My Experience with Skin Cancer

  • Published
  • By Col Kerry M. Dexter
  • 22nd Medical Group commander
About 16 months ago, I was diagnosed with skin cancer and had lesions removed from my left cheek and from the base of my neck.

Fortunately, the type of skin cancer I had was basal cell carcinoma, which is the type that does not spread.

I went to my healthcare provider when a sore on my cheek would not heal. He did a biopsy and when it came back positive for cancer, he referred me to a dermatologist.

When I went to the dermatologist, she did a visual body scan to check me for any other lesions and found the one on my neck, which had been there for several years and bothered me occasionally.

She took the one off my neck immediately, but referred me to a plastic surgeon for removal of the lesion on my face. The referral to a dermatologist and then to a plastic surgeon for a lesion on the face is standard operating procedure.

The plastic surgeon removed the lesion on my face under local anesthesia, and thanks to his skill, I have only a barely noticeable, residual scar.

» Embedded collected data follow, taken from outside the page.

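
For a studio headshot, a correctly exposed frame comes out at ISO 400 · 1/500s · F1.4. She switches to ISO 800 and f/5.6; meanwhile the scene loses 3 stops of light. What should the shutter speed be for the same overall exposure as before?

Scene light: 3 stops darker.
ISO: 400 → 800 — 1 stop higher (brighter).
Aperture: f/1.4 → f/2 → f/2.8 → f/4 → f/5.6 — 4 stops smaller aperture (darker).
Net so far: 6 stops darker. Shutter speed: 1/500 → 1/250 → 1/125 → 1/60 → 1/30 → 1/15 → 1/8.

1/8s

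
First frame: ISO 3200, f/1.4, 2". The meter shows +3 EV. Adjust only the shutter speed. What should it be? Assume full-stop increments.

Overexposed by 3 stops → need 3 stops darker.
Shutter speed: 2 → 1 → 1/2 → 1/4.

1/4s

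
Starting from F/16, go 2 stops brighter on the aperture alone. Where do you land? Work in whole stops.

Aperture: f/16 → f/11 → f/8 — 2 stops wider (brighter).

f/8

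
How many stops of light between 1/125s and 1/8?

4 stops

1/125 → 1/60 → 1/30 → 1/15 → 1/8 — count the steps: 4 stops.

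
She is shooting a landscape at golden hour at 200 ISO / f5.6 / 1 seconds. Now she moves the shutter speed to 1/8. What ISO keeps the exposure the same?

ISO 1600

Shutter speed: 1 → 1/2 → 1/4 → 1/8 — 3 stops shorter (darker).
Need 3 stops brighter from the ISO: 200 → 400 → 800 → 1600.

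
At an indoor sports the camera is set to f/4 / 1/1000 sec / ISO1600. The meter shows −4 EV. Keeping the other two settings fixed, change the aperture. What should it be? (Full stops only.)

Underexposed by 4 stops → need 4 stops brighter.
Aperture: f/4 → f/2.8 → f/2 → f/1.4 → f/1.0.

f/1.0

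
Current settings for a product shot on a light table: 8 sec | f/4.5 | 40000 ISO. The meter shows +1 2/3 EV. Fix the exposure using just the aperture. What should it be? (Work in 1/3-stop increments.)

Overexposed by 1 2/3 stops → need 1 2/3 stops darker.
Aperture: f/4.5 → f/5 → f/5.6 → f/6.3 → f/7.1 → f/8.

f/8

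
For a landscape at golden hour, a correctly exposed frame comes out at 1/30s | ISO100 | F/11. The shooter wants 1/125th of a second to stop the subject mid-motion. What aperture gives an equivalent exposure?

f/5.6

Shutter speed: 1/30 → 1/60 → 1/125 — 2 stops faster (darker).
Need 2 stops brighter from the aperture: f/11 → f/8 → f/5.6.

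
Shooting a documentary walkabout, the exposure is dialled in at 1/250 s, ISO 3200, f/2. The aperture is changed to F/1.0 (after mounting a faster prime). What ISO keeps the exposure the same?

ISO 800

Aperture: f/2 → f/1.4 → f/1.0 — 2 stops wider (brighter).
Need 2 stops darker from the ISO: 3200 → 1600 → 800.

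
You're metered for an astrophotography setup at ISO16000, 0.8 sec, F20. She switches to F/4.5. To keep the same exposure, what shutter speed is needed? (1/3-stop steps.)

Aperture: f/20 → f/18 → f/16 → f/14 → f/13 → f/11 → f/10 → f/9 → f/8 → f/7.1 → f/6.3 → f/5.6 → f/5 → f/4.5 — 4 1/3 stops larger aperture (brighter).
Need 4 1/3 stops darker from the shutter speed: 0.8 → 0.6 → 0.5 → 0.4 → 0.3 → 1/4 → 1/5 → 1/6 → 1/8 → 1/10 → 1/13 → 1/15 → 1/20 → 1/25.

1/25s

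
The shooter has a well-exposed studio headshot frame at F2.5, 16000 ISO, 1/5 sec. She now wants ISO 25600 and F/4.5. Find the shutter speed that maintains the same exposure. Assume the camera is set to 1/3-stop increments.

0.4 s

ISO: 16000 → 20000 → 25600 — 2/3 stop higher (brighter).
Aperture: f/2.5 → f/2.8 → f/3.2 → f/3.5 → f/4 → f/4.5 — 1 2/3 stops narrower (darker).
Net change so far: 1 stop darker. Offset with the shutter speed: 1/5 → 1/4 → 0.3 → 0.4.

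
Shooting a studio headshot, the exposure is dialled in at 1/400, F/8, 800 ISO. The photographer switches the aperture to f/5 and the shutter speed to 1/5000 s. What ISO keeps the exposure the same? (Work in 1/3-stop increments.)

ISO 4000

Aperture: f/8 → f/7.1 → f/6.3 → f/5.6 → f/5 — 1 1/3 stops larger aperture (brighter).
Shutter speed: 1/400 → 1/500 → 1/640 → 1/800 → 1/1000 → 1/1250 → 1/1600 → 1/2000 → 1/2500 → 1/3200 → 1/4000 → 1/5000 — 3 2/3 stops shorter (darker).
Net change so far: 2 1/3 stops darker. Offset with the ISO: 800 → 1000 → 1250 → 1600 → 2000 → 2500 → 3200 → 4000.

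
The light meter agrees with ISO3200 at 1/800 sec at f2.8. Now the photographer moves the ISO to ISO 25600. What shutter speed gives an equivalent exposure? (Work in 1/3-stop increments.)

1/6400s

ISO: 3200 → 4000 → 5000 → 6400 → 8000 → 10000 → 12800 → 16000 → 20000 → 25600 — 3 stops raised (brighter).
Need 3 stops darker from the shutter speed: 1/800 → 1/1000 → 1/1250 → 1/1600 → 1/2000 → 1/2500 → 1/3200 → 1/4000 → 1/5000 → 1/6400.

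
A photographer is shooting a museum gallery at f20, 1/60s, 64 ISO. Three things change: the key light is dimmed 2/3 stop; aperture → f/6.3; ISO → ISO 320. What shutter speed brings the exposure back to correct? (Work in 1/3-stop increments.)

Scene light: 2/3 stop darker.
Aperture: f/20 → f/18 → f/16 → f/14 → f/13 → f/11 → f/10 → f/9 → f/8 → f/7.1 → f/6.3 — 3 1/3 stops opened up (brighter).
ISO: 64 → 80 → 100 → 125 → 160 → 200 → 250 → 320 — 2 1/3 stops higher (brighter).
Net so far: 5 stops brighter. Shutter speed: 1/60 → 1/80 → 1/100 → 1/125 → 1/160 → 1/200 → 1/250 → 1/320 → 1/400 → 1/500 → 1/640 → 1/800 → 1/1000 → 1/1250 → 1/1600 → 1/2000.

1/2000s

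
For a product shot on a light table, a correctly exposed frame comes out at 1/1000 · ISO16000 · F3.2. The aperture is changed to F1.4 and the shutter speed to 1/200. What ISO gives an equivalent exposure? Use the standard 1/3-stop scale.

ISO 640

Aperture: f/3.2 → f/2.8 → f/2.5 → f/2.2 → f/2 → f/1.8 → f/1.6 → f/1.4 — 2 1/3 stops opened up (brighter).
Shutter speed: 1/1000 → 1/800 → 1/640 → 1/500 → 1/400 → 1/320 → 1/250 → 1/200 — 2 1/3 stops slower (brighter).
Net change so far: 4 2/3 stops brighter. Offset with the ISO: 16000 → 12800 → 10000 → 8000 → 6400 → 5000 → 4000 → 3200 → 2500 → 2000 → 1600 → 1250 → 1000 → 800 → 640.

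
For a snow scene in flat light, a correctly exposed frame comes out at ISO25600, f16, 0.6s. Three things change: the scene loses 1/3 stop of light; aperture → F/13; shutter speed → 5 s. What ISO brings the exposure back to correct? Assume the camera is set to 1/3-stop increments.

Scene light: 1/3 stop darker.
Aperture: f/16 → f/14 → f/13 — 2/3 stop opened up (brighter).
Shutter speed: 0.6 → 0.8 → 1 → 1.3 → 1.6 → 2 → 2.5 → 3.2 → 4 → 5 — 3 stops slower (brighter).
Net so far: 3 1/3 stops brighter. ISO: 25600 → 20000 → 16000 → 12800 → 10000 → 8000 → 6400 → 5000 → 4000 → 3200 → 2500.

ISO 2500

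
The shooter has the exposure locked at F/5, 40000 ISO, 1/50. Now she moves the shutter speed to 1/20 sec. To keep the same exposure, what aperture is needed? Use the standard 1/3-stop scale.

f/8

Shutter speed: 1/50 → 1/40 → 1/30 → 1/25 → 1/20 — 1 1/3 stops longer (brighter).
Need 1 1/3 stops darker from the aperture: f/5 → f/5.6 → f/6.3 → f/7.1 → f/8.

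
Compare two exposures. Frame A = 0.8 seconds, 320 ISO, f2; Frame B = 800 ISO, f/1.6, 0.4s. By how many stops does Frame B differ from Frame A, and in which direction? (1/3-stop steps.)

1 stop brighter

Aperture: f/2 → f/1.8 → f/1.6 — 2/3 stop opened up (brighter).
Shutter speed: 0.8 → 0.6 → 0.5 → 0.4 — 1 stop shorter (darker).
ISO: 320 → 400 → 500 → 640 → 800 — 1 1/3 stops raised (brighter).
Net: +2/3 −1 +1 1/3 = +1 stop.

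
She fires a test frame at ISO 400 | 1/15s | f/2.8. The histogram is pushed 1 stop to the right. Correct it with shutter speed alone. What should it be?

1/30s

Overexposed by 1 stop → need 1 stop darker.
Shutter speed: 1/15 → 1/30.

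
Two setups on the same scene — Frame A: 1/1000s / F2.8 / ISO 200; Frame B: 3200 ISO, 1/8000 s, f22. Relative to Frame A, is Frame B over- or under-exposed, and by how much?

5 stops darker

Aperture: f/2.8 → f/4 → f/5.6 → f/8 → f/11 → f/16 → f/22 — 6 stops narrower (darker).
Shutter speed: 1/1000 → 1/2000 → 1/4000 → 1/8000 — 3 stops faster (darker).
ISO: 200 → 400 → 800 → 1600 → 3200 — 4 stops raised (brighter).
Net: −6 −3 +4 = −5 stops.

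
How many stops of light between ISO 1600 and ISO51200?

1600 → 3200 → 6400 → 12800 → 25600 → 51200 — count the steps: 5 stops.

5 stops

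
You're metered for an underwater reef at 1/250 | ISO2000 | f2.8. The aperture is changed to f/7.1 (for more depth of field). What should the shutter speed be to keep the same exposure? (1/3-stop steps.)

1/40s

Aperture: f/2.8 → f/3.2 → f/3.5 → f/4 → f/4.5 → f/5 → f/5.6 → f/6.3 → f/7.1 — 2 2/3 stops stopped down (darker).
Need 2 2/3 stops brighter from the shutter speed: 1/250 → 1/200 → 1/160 → 1/125 → 1/100 → 1/80 → 1/60 → 1/50 → 1/40.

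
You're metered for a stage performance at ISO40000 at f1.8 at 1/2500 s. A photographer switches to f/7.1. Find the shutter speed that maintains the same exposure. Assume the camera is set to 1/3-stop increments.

1/160s

Aperture: f/1.8 → f/2 → f/2.2 → f/2.5 → f/2.8 → f/3.2 → f/3.5 → f/4 → f/4.5 → f/5 → f/5.6 → f/6.3 → f/7.1 — 4 stops smaller aperture (darker).
Need 4 stops brighter from the shutter speed: 1/2500 → 1/2000 → 1/1600 → 1/1250 → 1/1000 → 1/800 → 1/640 → 1/500 → 1/400 → 1/320 → 1/250 → 1/200 → 1/160.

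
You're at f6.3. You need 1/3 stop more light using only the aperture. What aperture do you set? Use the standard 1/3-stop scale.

Aperture: f/6.3 → f/5.6 — 1/3 stop opened up (brighter).

f/5.6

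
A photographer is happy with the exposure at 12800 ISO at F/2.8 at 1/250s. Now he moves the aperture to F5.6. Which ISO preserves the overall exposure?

ISO 51200

Aperture: f/2.8 → f/4 → f/5.6 — 2 stops stopped down (darker).
Need 2 stops brighter from the ISO: 12800 → 25600 → 51200.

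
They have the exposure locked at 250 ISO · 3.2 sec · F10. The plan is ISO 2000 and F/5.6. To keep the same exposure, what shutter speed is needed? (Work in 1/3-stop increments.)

ISO: 250 → 320 → 400 → 500 → 640 → 800 → 1000 → 1250 → 1600 → 2000 — 3 stops higher (brighter).
Aperture: f/10 → f/9 → f/8 → f/7.1 → f/6.3 → f/5.6 — 1 2/3 stops larger aperture (brighter).
Net change so far: 4 2/3 stops brighter. Offset with the shutter speed: 3.2 → 2.5 → 2 → 1.6 → 1.3 → 1 → 0.8 → 0.6 → 0.5 → 0.4 → 0.3 → 1/4 → 1/5 → 1/6 → 1/8.

1/8s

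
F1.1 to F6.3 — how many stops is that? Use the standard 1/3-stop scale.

5 stops

f/1.1 → f/1.2 → f/1.4 → f/1.6 → f/1.8 → f/2 → f/2.2 → f/2.5 → f/2.8 → f/3.2 → f/3.5 → f/4 → f/4.5 → f/5 → f/5.6 → f/6.3 — count the steps: 15 third-stops = 5 stops.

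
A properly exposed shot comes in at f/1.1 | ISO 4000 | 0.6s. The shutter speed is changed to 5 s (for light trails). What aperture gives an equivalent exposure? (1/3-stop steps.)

f/3.2

Shutter speed: 0.6 → 0.8 → 1 → 1.3 → 1.6 → 2 → 2.5 → 3.2 → 4 → 5 — 3 stops slower (brighter).
Need 3 stops darker from the aperture: f/1.1 → f/1.2 → f/1.4 → f/1.6 → f/1.8 → f/2 → f/2.2 → f/2.5 → f/2.8 → f/3.2.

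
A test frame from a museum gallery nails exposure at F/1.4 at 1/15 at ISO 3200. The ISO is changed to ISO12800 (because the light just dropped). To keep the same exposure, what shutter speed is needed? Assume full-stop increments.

ISO: 3200 → 6400 → 12800 — 2 stops higher (brighter).
Need 2 stops darker from the shutter speed: 1/15 → 1/30 → 1/60.

1/60s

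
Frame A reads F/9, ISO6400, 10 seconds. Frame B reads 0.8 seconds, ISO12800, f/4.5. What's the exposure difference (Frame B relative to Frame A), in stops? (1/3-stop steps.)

2/3 stop darker

Aperture: f/9 → f/8 → f/7.1 → f/6.3 → f/5.6 → f/5 → f/4.5 — 2 stops larger aperture (brighter).
Shutter speed: 10 → 8 → 6 → 5 → 4 → 3.2 → 2.5 → 2 → 1.6 → 1.3 → 1 → 0.8 — 3 2/3 stops faster (darker).
ISO: 6400 → 8000 → 10000 → 12800 — 1 stop raised (brighter).
Net: +2 −3 2/3 +1 = −2/3 stops.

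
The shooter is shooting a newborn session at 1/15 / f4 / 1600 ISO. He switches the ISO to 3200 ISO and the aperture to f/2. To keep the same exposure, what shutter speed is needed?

1/125s

ISO: 1600 → 3200 — 1 stop higher (brighter).
Aperture: f/4 → f/2.8 → f/2 — 2 stops wider (brighter).
Net change so far: 3 stops brighter. Offset with the shutter speed: 1/15 → 1/30 → 1/60 → 1/125.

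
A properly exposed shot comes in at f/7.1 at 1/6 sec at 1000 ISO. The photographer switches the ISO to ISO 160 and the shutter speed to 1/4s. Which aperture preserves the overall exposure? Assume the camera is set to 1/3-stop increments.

ISO: 1000 → 800 → 640 → 500 → 400 → 320 → 250 → 200 → 160 — 2 2/3 stops dropped (darker).
Shutter speed: 1/6 → 1/5 → 1/4 — 2/3 stop longer (brighter).
Net change so far: 2 stops darker. Offset with the aperture: f/7.1 → f/6.3 → f/5.6 → f/5 → f/4.5 → f/4 → f/3.5.

f/3.5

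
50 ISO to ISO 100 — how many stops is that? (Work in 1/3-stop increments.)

50 → 64 → 80 → 100 — count the steps: 3 third-stops = 1 stop.

1 stop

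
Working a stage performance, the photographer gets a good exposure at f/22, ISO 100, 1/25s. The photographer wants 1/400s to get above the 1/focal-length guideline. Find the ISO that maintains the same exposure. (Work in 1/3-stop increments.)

ISO 1600

Shutter speed: 1/25 → 1/30 → 1/40 → 1/50 → 1/60 → 1/80 → 1/100 → 1/125 → 1/160 → 1/200 → 1/250 → 1/320 → 1/400 — 4 stops faster (darker).
Need 4 stops brighter from the ISO: 100 → 125 → 160 → 200 → 250 → 320 → 400 → 500 → 640 → 800 → 1000 → 1250 → 1600.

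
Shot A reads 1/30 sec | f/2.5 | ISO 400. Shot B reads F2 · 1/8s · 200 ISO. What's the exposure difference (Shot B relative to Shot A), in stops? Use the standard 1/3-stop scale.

1 2/3 stops brighter

Aperture: f/2.5 → f/2.2 → f/2 — 2/3 stop larger aperture (brighter).
Shutter speed: 1/30 → 1/25 → 1/20 → 1/15 → 1/13 → 1/10 → 1/8 — 2 stops longer (brighter).
ISO: 400 → 320 → 250 → 200 — 1 stop dropped (darker).
Net: +2/3 +2 −1 = +1 2/3 stops.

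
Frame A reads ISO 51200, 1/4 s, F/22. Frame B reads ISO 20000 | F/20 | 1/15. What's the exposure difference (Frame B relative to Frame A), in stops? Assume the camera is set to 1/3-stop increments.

3 stops darker

Aperture: f/22 → f/20 — 1/3 stop opened up (brighter).
Shutter speed: 1/4 → 1/5 → 1/6 → 1/8 → 1/10 → 1/13 → 1/15 — 2 stops shorter (darker).
ISO: 51200 → 40000 → 32000 → 25600 → 20000 — 1 1/3 stops dropped (darker).
Net: +1/3 −2 −1 1/3 = −3 stops.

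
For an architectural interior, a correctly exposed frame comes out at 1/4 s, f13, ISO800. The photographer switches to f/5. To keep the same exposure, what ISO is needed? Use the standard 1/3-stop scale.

Aperture: f/13 → f/11 → f/10 → f/9 → f/8 → f/7.1 → f/6.3 → f/5.6 → f/5 — 2 2/3 stops wider (brighter).
Need 2 2/3 stops darker from the ISO: 800 → 640 → 500 → 400 → 320 → 250 → 200 → 160 → 125.

ISO 125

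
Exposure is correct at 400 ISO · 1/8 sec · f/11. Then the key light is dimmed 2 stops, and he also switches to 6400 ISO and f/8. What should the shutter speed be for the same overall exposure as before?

Scene light: 2 stops darker.
ISO: 400 → 800 → 1600 → 3200 → 6400 — 4 stops raised (brighter).
Aperture: f/11 → f/8 — 1 stop opened up (brighter).
Net so far: 3 stops brighter. Shutter speed: 1/8 → 1/15 → 1/30 → 1/60.

1/60s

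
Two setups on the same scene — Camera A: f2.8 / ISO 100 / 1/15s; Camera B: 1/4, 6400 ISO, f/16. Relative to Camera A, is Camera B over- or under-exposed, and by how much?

Aperture: f/2.8 → f/4 → f/5.6 → f/8 → f/11 → f/16 — 5 stops smaller aperture (darker).
Shutter speed: 1/15 → 1/8 → 1/4 — 2 stops slower (brighter).
ISO: 100 → 200 → 400 → 800 → 1600 → 3200 → 6400 — 6 stops raised (brighter).
Net: −5 +2 +6 = +3 stops.

3 stops brighter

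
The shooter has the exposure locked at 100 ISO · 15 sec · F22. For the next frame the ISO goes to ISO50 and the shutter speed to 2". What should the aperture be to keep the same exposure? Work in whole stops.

f/5.6

ISO: 100 → 50 — 1 stop dropped (darker).
Shutter speed: 15 → 8 → 4 → 2 — 3 stops faster (darker).
Net change so far: 4 stops darker. Offset with the aperture: f/22 → f/16 → f/11 → f/8 → f/5.6.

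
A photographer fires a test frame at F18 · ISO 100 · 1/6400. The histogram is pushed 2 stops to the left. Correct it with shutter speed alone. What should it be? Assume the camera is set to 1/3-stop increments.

Underexposed by 2 stops → need 2 stops brighter.
Shutter speed: 1/6400 → 1/5000 → 1/4000 → 1/3200 → 1/2500 → 1/2000 → 1/1600.

1/1600s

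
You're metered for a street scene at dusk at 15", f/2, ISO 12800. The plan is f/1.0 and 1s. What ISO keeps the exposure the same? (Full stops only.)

Aperture: f/2 → f/1.4 → f/1.0 — 2 stops larger aperture (brighter).
Shutter speed: 15 → 8 → 4 → 2 → 1 — 4 stops faster (darker).
Net change so far: 2 stops darker. Offset with the ISO: 12800 → 25600 → 51200.

ISO 51200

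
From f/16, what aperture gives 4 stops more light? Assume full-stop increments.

f/4

Aperture: f/16 → f/11 → f/8 → f/5.6 → f/4 — 4 stops opened up (brighter).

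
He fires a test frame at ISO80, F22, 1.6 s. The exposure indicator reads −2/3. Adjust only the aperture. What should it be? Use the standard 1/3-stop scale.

Underexposed by 2/3 stop → need 2/3 stop brighter.
Aperture: f/22 → f/20 → f/18.

f/18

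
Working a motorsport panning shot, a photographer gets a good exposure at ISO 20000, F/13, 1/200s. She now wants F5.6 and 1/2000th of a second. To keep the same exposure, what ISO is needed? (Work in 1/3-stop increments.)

Aperture: f/13 → f/11 → f/10 → f/9 → f/8 → f/7.1 → f/6.3 → f/5.6 — 2 1/3 stops wider (brighter).
Shutter speed: 1/200 → 1/250 → 1/320 → 1/400 → 1/500 → 1/640 → 1/800 → 1/1000 → 1/1250 → 1/1600 → 1/2000 — 3 1/3 stops faster (darker).
Net change so far: 1 stop darker. Offset with the ISO: 20000 → 25600 → 32000 → 40000.

ISO 40000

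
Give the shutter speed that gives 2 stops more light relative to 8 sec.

30 s

Shutter speed: 8 → 15 → 30 — 2 stops slower (brighter).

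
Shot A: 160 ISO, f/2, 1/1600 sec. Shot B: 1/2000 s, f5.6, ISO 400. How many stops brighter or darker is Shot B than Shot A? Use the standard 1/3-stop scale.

Aperture: f/2 → f/2.2 → f/2.5 → f/2.8 → f/3.2 → f/3.5 → f/4 → f/4.5 → f/5 → f/5.6 — 3 stops narrower (darker).
Shutter speed: 1/1600 → 1/2000 — 1/3 stop faster (darker).
ISO: 160 → 200 → 250 → 320 → 400 — 1 1/3 stops raised (brighter).
Net: −3 −1/3 +1 1/3 = −2 stops.

2 stops darker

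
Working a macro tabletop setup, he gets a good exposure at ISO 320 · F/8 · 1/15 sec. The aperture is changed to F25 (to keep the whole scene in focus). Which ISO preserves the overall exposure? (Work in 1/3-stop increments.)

ISO 3200

Aperture: f/8 → f/9 → f/10 → f/11 → f/13 → f/14 → f/16 → f/18 → f/20 → f/22 → f/25 — 3 1/3 stops smaller aperture (darker).
Need 3 1/3 stops brighter from the ISO: 320 → 400 → 500 → 640 → 800 → 1000 → 1250 → 1600 → 2000 → 2500 → 3200.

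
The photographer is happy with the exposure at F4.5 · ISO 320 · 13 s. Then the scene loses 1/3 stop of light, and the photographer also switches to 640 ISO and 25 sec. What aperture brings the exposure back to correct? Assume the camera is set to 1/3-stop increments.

f/8

Scene light: 1/3 stop darker.
ISO: 320 → 400 → 500 → 640 — 1 stop raised (brighter).
Shutter speed: 13 → 15 → 20 → 25 — 1 stop slower (brighter).
Net so far: 1 2/3 stops brighter. Aperture: f/4.5 → f/5 → f/5.6 → f/6.3 → f/7.1 → f/8.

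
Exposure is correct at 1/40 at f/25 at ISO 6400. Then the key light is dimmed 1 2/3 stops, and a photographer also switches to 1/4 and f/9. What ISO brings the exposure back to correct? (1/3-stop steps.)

ISO 250

Scene light: 1 2/3 stops darker.
Shutter speed: 1/40 → 1/30 → 1/25 → 1/20 → 1/15 → 1/13 → 1/10 → 1/8 → 1/6 → 1/5 → 1/4 — 3 1/3 stops longer (brighter).
Aperture: f/25 → f/22 → f/20 → f/18 → f/16 → f/14 → f/13 → f/11 → f/10 → f/9 — 3 stops wider (brighter).
Net so far: 4 2/3 stops brighter. ISO: 6400 → 5000 → 4000 → 3200 → 2500 → 2000 → 1600 → 1250 → 1000 → 800 → 640 → 500 → 400 → 320 → 250.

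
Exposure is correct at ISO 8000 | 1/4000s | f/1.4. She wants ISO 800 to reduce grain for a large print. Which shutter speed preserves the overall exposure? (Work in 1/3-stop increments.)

ISO: 8000 → 6400 → 5000 → 4000 → 3200 → 2500 → 2000 → 1600 → 1250 → 1000 → 800 — 3 1/3 stops lower (darker).
Need 3 1/3 stops brighter from the shutter speed: 1/4000 → 1/3200 → 1/2500 → 1/2000 → 1/1600 → 1/1250 → 1/1000 → 1/800 → 1/640 → 1/500 → 1/400.

1/400s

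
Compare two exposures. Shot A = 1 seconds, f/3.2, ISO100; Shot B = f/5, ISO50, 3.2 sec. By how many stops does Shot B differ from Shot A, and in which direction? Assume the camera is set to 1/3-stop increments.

Aperture: f/3.2 → f/3.5 → f/4 → f/4.5 → f/5 — 1 1/3 stops smaller aperture (darker).
Shutter speed: 1 → 1.3 → 1.6 → 2 → 2.5 → 3.2 — 1 2/3 stops longer (brighter).
ISO: 100 → 80 → 64 → 50 — 1 stop dropped (darker).
Net: −1 1/3 +1 2/3 −1 = −2/3 stops.

2/3 stop darker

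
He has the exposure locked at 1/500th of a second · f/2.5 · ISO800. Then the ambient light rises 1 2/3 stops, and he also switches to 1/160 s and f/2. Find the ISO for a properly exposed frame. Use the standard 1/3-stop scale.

ISO 50

Scene light: 1 2/3 stops brighter.
Shutter speed: 1/500 → 1/400 → 1/320 → 1/250 → 1/200 → 1/160 — 1 2/3 stops slower (brighter).
Aperture: f/2.5 → f/2.2 → f/2 — 2/3 stop wider (brighter).
Net so far: 4 stops brighter. ISO: 800 → 640 → 500 → 400 → 320 → 250 → 200 → 160 → 125 → 100 → 80 → 64 → 50.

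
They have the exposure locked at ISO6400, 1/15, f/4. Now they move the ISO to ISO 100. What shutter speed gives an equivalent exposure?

4 s

ISO: 6400 → 3200 → 1600 → 800 → 400 → 200 → 100 — 6 stops lower (darker).
Need 6 stops brighter from the shutter speed: 1/15 → 1/8 → 1/4 → 1/2 → 1 → 2 → 4.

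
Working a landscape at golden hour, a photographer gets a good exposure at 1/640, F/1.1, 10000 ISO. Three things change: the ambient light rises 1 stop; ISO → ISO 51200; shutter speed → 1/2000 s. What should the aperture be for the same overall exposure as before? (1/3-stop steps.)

f/2

Scene light: 1 stop brighter.
ISO: 10000 → 12800 → 16000 → 20000 → 25600 → 32000 → 40000 → 51200 — 2 1/3 stops raised (brighter).
Shutter speed: 1/640 → 1/800 → 1/1000 → 1/1250 → 1/1600 → 1/2000 — 1 2/3 stops shorter (darker).
Net so far: 1 2/3 stops brighter. Aperture: f/1.1 → f/1.2 → f/1.4 → f/1.6 → f/1.8 → f/2.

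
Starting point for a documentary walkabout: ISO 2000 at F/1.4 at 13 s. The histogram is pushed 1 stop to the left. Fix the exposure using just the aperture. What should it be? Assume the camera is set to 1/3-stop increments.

Underexposed by 1 stop → need 1 stop brighter.
Aperture: f/1.4 → f/1.2 → f/1.1 → f/1.0.

f/1.0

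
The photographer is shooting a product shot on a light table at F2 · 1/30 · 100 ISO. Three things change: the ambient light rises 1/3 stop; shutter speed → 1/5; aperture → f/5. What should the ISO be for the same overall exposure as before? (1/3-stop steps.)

Scene light: 1/3 stop brighter.
Shutter speed: 1/30 → 1/25 → 1/20 → 1/15 → 1/13 → 1/10 → 1/8 → 1/6 → 1/5 — 2 2/3 stops slower (brighter).
Aperture: f/2 → f/2.2 → f/2.5 → f/2.8 → f/3.2 → f/3.5 → f/4 → f/4.5 → f/5 — 2 2/3 stops stopped down (darker).
Net so far: 1/3 stop brighter. ISO: 100 → 80.

ISO 80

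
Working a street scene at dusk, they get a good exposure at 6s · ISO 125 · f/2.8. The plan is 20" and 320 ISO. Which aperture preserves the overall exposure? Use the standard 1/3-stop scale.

f/8

Shutter speed: 6 → 8 → 10 → 13 → 15 → 20 — 1 2/3 stops slower (brighter).
ISO: 125 → 160 → 200 → 250 → 320 — 1 1/3 stops raised (brighter).
Net change so far: 3 stops brighter. Offset with the aperture: f/2.8 → f/3.2 → f/3.5 → f/4 → f/4.5 → f/5 → f/5.6 → f/6.3 → f/7.1 → f/8.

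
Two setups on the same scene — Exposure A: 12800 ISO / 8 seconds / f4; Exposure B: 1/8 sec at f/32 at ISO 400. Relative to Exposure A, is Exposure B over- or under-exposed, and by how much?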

I learned a lot about skin cancer from this experience and would like to share some of it with you:
· Skin cancer is the most common type of cancer and the number of cases diagnosed each year is growing at an alarming rate-more than one million Americans were diagnosed with skin cancer last year
· People with fair skin who sunburn easily are at greatest risk, especially if they have had at least one severe sunburn early in life.
· If you have a sore that will not heal or a change in a mole, you should see your healthcare provider.
· Ultraviolet light exposure, most commonly from sunlight, is overwhelmingly the most frequent cause of skin cancer.
· Limit your exposure to sunlight especially between 10 a.m. and 2 p.m.
· Apply sunscreen frequently when outside and use a sunscreen with sun protection factor of at least 15 that blocks both UVA and UVB light (the label will tell you). Apply sunscreen both before and during sun exposure.
· If you sunburn easily or are likely to get sunburn, wear long sleeves and a wide-brimmed hat.
· Avoid artificial tanning booths.
· Conduct periodic self examinations.

My experience taught me early detection of skin cancer is usually easily remedied, and it is important for us to properly protect our skin.